After building the function, we want to select the most popular movies to see how this function works. That is, we want to visualize the interest value. However, the dataset only contains about 3700 tags. The limited tag amount will destroy the credibility of the tag-based recommendation system, as some users may have given only a few tags and some movies may have only received a few tags. Therefore, we only included several movies that received most tags and several active users. The cut-off is, we select users who have labeled more than 20 movies and movies that has been labeled by at least 4 users. The selected movies is shown below.

popular.movie = 
  remove.tag %>% 
  select(-tag, -timestamp) %>% 
  distinct() %>%
  group_by(movie_id) %>% 
  summarize(
    count = n()
  ) %>% 
  filter(count > 3) %>% 
  mutate(
    "movie id" = movie_id
  ) %>% 
  select(-movie_id) %>% 
  select("movie id", count) %>% 
  arrange(desc(count))

active.user = 
  remove.tag %>% 
  select(-tag, -timestamp) %>%
  distinct() %>% 
  group_by(user_id) %>% 
  summarize(
    count = n()
  ) %>% 
  filter(count > 20) %>% 
  arrange(desc(count))

active.user.vec = as.vector(active.user$user_id)
popular.movie.vec = as.vector(popular.movie$`movie id`)

movie.name = 
  movies %>% 
  janitor::clean_names() %>%
  filter(movie_id %in% popular.movie.vec) %>% 
  knitr::kable() %>% 
  kable_styling(bootstrap_options = c("striped")) %>%
  kableExtra::kable_styling(font_size = 12)

movie.name

movie_id	title	genres
260	Star Wars: Episode IV - A New Hope (1977)	Action\|Adventure\|Sci-Fi
296	Pulp Fiction (1994)	Comedy\|Crime\|Drama\|Thriller
527	Schindler’s List (1993)	Drama\|War
541	Blade Runner (1982)	Action\|Sci-Fi\|Thriller
750	Dr. Strangelove or: How I Learned to Stop Worrying and Love the Bomb (1964)	Comedy\|War
2959	Fight Club (1999)	Action\|Crime\|Drama\|Thriller
4226	Memento (2000)	Mystery\|Thriller
4878	Donnie Darko (2001)	Drama\|Mystery\|Sci-Fi\|Thriller
7361	Eternal Sunshine of the Spotless Mind (2004)	Drama\|Romance\|Sci-Fi
8641	Anchorman: The Legend of Ron Burgundy (2004)	Comedy
79132	Inception (2010)	Action\|Crime\|Drama\|Mystery\|Sci-Fi\|Thriller\|IMAX

Visualize user’s predicted interests on movies

We created a heat map to visualize the users’ interest values, which is shown below. The horizontal coordinate of the heat map is the movie ID and the vertical coordinate is the user ID, color in each grid represents the value of the user’s interest to the movie.
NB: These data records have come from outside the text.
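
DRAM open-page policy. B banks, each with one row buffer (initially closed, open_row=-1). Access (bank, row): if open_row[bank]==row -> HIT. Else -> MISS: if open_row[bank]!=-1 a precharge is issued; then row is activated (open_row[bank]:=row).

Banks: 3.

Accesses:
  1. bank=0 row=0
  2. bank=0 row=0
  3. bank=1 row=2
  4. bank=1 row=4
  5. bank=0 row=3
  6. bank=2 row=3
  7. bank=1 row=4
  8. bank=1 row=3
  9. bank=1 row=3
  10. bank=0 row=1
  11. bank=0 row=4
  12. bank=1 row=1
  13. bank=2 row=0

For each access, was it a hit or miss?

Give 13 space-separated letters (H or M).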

# construct a new table of the selected id and movie
heat.map = tibble(user_id = rep(active.user.vec, length(popular.movie.vec)), movie_id = rep(popular.movie.vec, length(active.user.vec)))

# add insterest value to the table
interest = c()
for (i in 1:nrow(heat.map)) {
  interest[i] = fc.interest(as.numeric(heat.map[i, 1]), as.numeric(heat.map[i, 2]))
}

heat.map = add_column(heat.map, interest)

# build heat map
heat.map %>% 
  ggplot(aes(y = as.factor(user_id), x = as.factor(movie_id), fill = interest)) +
  geom_tile() +
  geom_raster() +
  labs(
    x = "Movie ID",
    y = "User ID"
  )

Conclusion

Tag-based recommendation can help us predict the user’s interest on a certain movie. The algorithm’s validity relies on amount of tags. Therefore, when trained on datasets with ample data of tags, the algorithm will become more accurate.

The algorithm penalizes popular tags and popular movies to generate more personalized recommendation results.